Malgré cette épidémie inquiétante chez les animaux sauvages, aucune preuve n'indique actuellement que le virus ait infecté les élevages de volailles en Australie. Des mesures de biosécurité rigoureuses ont été mises en place depuis la première détection du virus en juin pour protéger les troupeaux domestiques. La ministre Collins a souligné la probabilité d'une exposition accrue de la faune sauvage, tandis que le ministre de l'Environnement, Murray Watt, a noté l'impossibilité de restreindre les mouvements des oiseaux et animaux sauvages, prévoyant de nouveaux événements de mortalité massive.
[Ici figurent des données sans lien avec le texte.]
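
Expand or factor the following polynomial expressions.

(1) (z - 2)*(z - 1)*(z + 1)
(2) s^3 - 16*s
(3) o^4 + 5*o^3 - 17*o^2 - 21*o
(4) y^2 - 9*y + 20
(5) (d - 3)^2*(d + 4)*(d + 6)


(1) = z^3 - 2*z^2 - z + 2
(2) = s*(s - 4)*(s + 4)
(3) = o*(o - 3)*(o + 1)*(o + 7)
(4) = (y - 5)*(y - 4)
(5) = d^4 + 4*d^3 - 27*d^2 - 54*d + 216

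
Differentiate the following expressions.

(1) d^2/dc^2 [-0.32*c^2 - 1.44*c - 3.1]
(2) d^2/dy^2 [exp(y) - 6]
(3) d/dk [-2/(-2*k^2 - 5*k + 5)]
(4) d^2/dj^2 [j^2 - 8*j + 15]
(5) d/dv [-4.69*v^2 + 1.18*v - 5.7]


(1) = -0.640000000000000
(2) = exp(y)
(3) = 2*(-4*k - 5)/(2*k^2 + 5*k - 5)^2
(4) = 2
(5) = 1.18 - 9.38*v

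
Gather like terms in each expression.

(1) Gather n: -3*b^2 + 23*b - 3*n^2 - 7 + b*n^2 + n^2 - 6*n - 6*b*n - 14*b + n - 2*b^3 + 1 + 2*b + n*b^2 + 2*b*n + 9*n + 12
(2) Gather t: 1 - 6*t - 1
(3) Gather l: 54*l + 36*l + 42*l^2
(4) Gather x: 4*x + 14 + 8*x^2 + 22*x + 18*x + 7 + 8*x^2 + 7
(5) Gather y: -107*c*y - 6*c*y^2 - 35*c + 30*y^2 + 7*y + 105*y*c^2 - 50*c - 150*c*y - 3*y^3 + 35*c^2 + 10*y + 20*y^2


(1) = -2*b^3 - 3*b^2 + 11*b + n^2*(b - 2) + n*(b^2 - 4*b + 4) + 6
(2) = -6*t
(3) = 42*l^2 + 90*l
(4) = 16*x^2 + 44*x + 28
(5) = 35*c^2 - 85*c - 3*y^3 + y^2*(50 - 6*c) + y*(105*c^2 - 257*c + 17)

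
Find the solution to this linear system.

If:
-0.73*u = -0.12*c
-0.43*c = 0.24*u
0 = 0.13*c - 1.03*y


Then:
c = 0.00
u = 0.00
y = 0.00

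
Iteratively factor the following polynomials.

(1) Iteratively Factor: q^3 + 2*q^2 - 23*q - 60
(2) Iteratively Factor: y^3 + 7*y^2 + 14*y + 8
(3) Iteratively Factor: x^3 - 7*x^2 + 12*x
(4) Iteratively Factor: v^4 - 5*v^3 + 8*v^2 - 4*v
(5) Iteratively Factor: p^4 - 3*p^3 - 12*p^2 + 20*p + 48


(1) = (q - 5)*(q^2 + 7*q + 12) = (q - 5)*(q + 4)*(q + 3)
(2) = (y + 1)*(y^2 + 6*y + 8) = (y + 1)*(y + 2)*(y + 4)
(3) = (x)*(x^2 - 7*x + 12) = x*(x - 4)*(x - 3)
(4) = (v)*(v^3 - 5*v^2 + 8*v - 4) = v*(v - 1)*(v^2 - 4*v + 4) = v*(v - 2)*(v - 1)*(v - 2)
(5) = (p - 3)*(p^3 - 12*p - 16) = (p - 3)*(p + 2)*(p^2 - 2*p - 8) = (p - 4)*(p - 3)*(p + 2)*(p + 2)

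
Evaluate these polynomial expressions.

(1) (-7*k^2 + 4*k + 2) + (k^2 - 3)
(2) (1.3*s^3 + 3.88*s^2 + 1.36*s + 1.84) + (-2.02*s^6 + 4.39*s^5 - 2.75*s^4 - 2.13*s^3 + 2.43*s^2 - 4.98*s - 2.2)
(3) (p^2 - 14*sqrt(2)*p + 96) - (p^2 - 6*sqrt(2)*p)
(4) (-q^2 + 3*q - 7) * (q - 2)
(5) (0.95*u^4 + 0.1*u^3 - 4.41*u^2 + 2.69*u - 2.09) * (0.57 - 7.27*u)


(1) = -6*k^2 + 4*k - 1
(2) = -2.02*s^6 + 4.39*s^5 - 2.75*s^4 - 0.83*s^3 + 6.31*s^2 - 3.62*s - 0.36
(3) = -8*sqrt(2)*p + 96
(4) = -q^3 + 5*q^2 - 13*q + 14
(5) = -6.9065*u^5 - 0.1855*u^4 + 32.1177*u^3 - 22.07*u^2 + 16.7276*u - 1.1913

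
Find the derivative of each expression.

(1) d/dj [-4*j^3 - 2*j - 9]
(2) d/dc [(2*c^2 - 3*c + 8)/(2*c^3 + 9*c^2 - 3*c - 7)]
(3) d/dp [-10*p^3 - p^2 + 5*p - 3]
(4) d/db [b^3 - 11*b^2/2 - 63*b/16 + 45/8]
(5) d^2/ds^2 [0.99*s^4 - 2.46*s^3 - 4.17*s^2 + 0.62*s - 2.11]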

L'Australie et la Nouvelle-Zélande anticipaient depuis longtemps l'arrivée du H5N1, investissant dans des stratégies préventives telles que le renforcement des protocoles de sécurité dans les fermes, les tests sur les oiseaux, les vaccinations et les exercices de simulation pour des scénarios potentiels. À l'échelle mondiale, le virus a dévasté les populations d'oiseaux et de mammifères, infligeant des dommages économiques considérables à l'industrie avicole et posant un risque mineur pour la santé humaine, malgré sa capacité à franchir les barrières entre espèces.